Foreword
The ink in which a novelist dips his pen is the blood of people, for literature is inherently the mirror of the human condition. Great books have been written and will continue to be written, about nature and worlds other than our own, yet the abiding strength in acknowledged literature has been man's relationship to himself and his society. Now, in the tumultuous years of cultural upheaval that have marked the middle decades of 20th century America, such focus is more important than ever, and we, the publishers, are indebted to author Milton Granby for delving courageously into the very thick of social battle - the Women's Liberation Movement.

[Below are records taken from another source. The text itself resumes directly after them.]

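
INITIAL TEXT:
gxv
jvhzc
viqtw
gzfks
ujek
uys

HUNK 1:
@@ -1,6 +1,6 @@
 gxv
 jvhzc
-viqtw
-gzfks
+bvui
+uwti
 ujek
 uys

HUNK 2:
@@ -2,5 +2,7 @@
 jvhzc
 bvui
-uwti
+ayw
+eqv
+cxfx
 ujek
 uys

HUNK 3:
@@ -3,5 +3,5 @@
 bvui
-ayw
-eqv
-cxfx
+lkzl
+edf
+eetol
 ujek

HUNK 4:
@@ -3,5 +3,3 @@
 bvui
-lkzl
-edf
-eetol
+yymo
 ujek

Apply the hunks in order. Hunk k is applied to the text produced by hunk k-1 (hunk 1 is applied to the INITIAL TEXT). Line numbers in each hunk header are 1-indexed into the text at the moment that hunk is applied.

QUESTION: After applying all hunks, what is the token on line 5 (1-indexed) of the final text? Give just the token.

Answer: ujek

Derivation:
Hunk 1: at line 1 remove [viqtw,gzfks] add [bvui,uwti] -> 6 lines: gxv jvhzc bvui uwti ujek uys
Hunk 2: at line 2 remove [uwti] add [ayw,eqv,cxfx] -> 8 lines: gxv jvhzc bvui ayw eqv cxfx ujek uys
Hunk 3: at line 3 remove [ayw,eqv,cxfx] add [lkzl,edf,eetol] -> 8 lines: gxv jvhzc bvui lkzl edf eetol ujek uys
Hunk 4: at line 3 remove [lkzl,edf,eetol] add [yymo] -> 6 lines: gxv jvhzc bvui yymo ujek uys
Final line 5: ujek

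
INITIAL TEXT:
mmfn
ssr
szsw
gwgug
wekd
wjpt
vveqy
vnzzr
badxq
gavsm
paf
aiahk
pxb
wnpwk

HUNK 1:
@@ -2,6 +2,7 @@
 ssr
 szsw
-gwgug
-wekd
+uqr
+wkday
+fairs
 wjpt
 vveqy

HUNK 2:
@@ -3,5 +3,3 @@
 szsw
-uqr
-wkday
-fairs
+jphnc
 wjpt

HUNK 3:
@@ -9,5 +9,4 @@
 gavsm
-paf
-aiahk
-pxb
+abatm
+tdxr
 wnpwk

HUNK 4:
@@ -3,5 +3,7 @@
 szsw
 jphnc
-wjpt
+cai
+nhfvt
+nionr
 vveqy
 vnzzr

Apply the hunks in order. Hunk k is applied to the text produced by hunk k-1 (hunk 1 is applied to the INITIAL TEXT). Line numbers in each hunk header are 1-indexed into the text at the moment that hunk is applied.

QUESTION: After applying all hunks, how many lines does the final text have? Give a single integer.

Answer: 14

Derivation:
Hunk 1: at line 2 remove [gwgug,wekd] add [uqr,wkday,fairs] -> 15 lines: mmfn ssr szsw uqr wkday fairs wjpt vveqy vnzzr badxq gavsm paf aiahk pxb wnpwk
Hunk 2: at line 3 remove [uqr,wkday,fairs] add [jphnc] -> 13 lines: mmfn ssr szsw jphnc wjpt vveqy vnzzr badxq gavsm paf aiahk pxb wnpwk
Hunk 3: at line 9 remove [paf,aiahk,pxb] add [abatm,tdxr] -> 12 lines: mmfn ssr szsw jphnc wjpt vveqy vnzzr badxq gavsm abatm tdxr wnpwk
Hunk 4: at line 3 remove [wjpt] add [cai,nhfvt,nionr] -> 14 lines: mmfn ssr szsw jphnc cai nhfvt nionr vveqy vnzzr badxq gavsm abatm tdxr wnpwk
Final line count: 14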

The Lady Dentist, is not a male chauvinist tract against female equality, and its author does not facetiously say that in order to be equal, women will have to give up some of their rights. Nor is it an apology for the movement, with its strident banner unfurled and its more extreme postures of anti-man, anti-family defended with emotional fervor. It does, however, frankly and fearlessly explore the roots - the vacillations in American society which are responsible for the movement's growth - and it graphically examines the results - how its message may affect the average woman's relationship with others around her, as well as with herself. Mr. Granby's book presents the thesis that a vast number of women have lost faith in their men, and that a woman without faith is a disruptive and oft-times emasculating thing.
This loss of faith is not her fault; it is the men who have surrendered it, squandered it as society has demanded more and more conformity and submission from them. But with this loss of faith has come a sense of drifting, an almost panicked return to the concepts of motherhood, with its coddling of both male and female in the soft wool of parental protection. And, moreover, it has produced at times a shrill contempt toward men, a rejection of them for being weak - for not being worthy of faith.
Whether the reader is in agreement with this argument or not, is, we feel, less important than the necessity to present its startling story for the discussion it so richly deserves. Therefore, while we do not take a stand, we strongly urge you, the reader, to follow the twisting development of young Angie Thompson as she lives through the torment of sexual adjustment.
She, as a rising young dentist proud of her independence and scornful of men, must still reconcile herself to the opposite sex on a biological level. And, because of this "mothering" syndrome, she is drawn to children as proper love objects, only to find that she is herself the object of a lesbian relationship when she, in turn, is in need of mothering. Yet the undercurrent of vengefulness swells beneath the surface of the men she deals with, and finally breaks to the surface in an explosive climax. The secret desires and fears in all of us - men and women alike - are therefore bound together in a whirlpool of conflict and lust from which none may escape unscathed or unaffected.
Join us, then, as Angie Thompson comes to grips with what all masters of the written word have so ardently expressed, the human condition.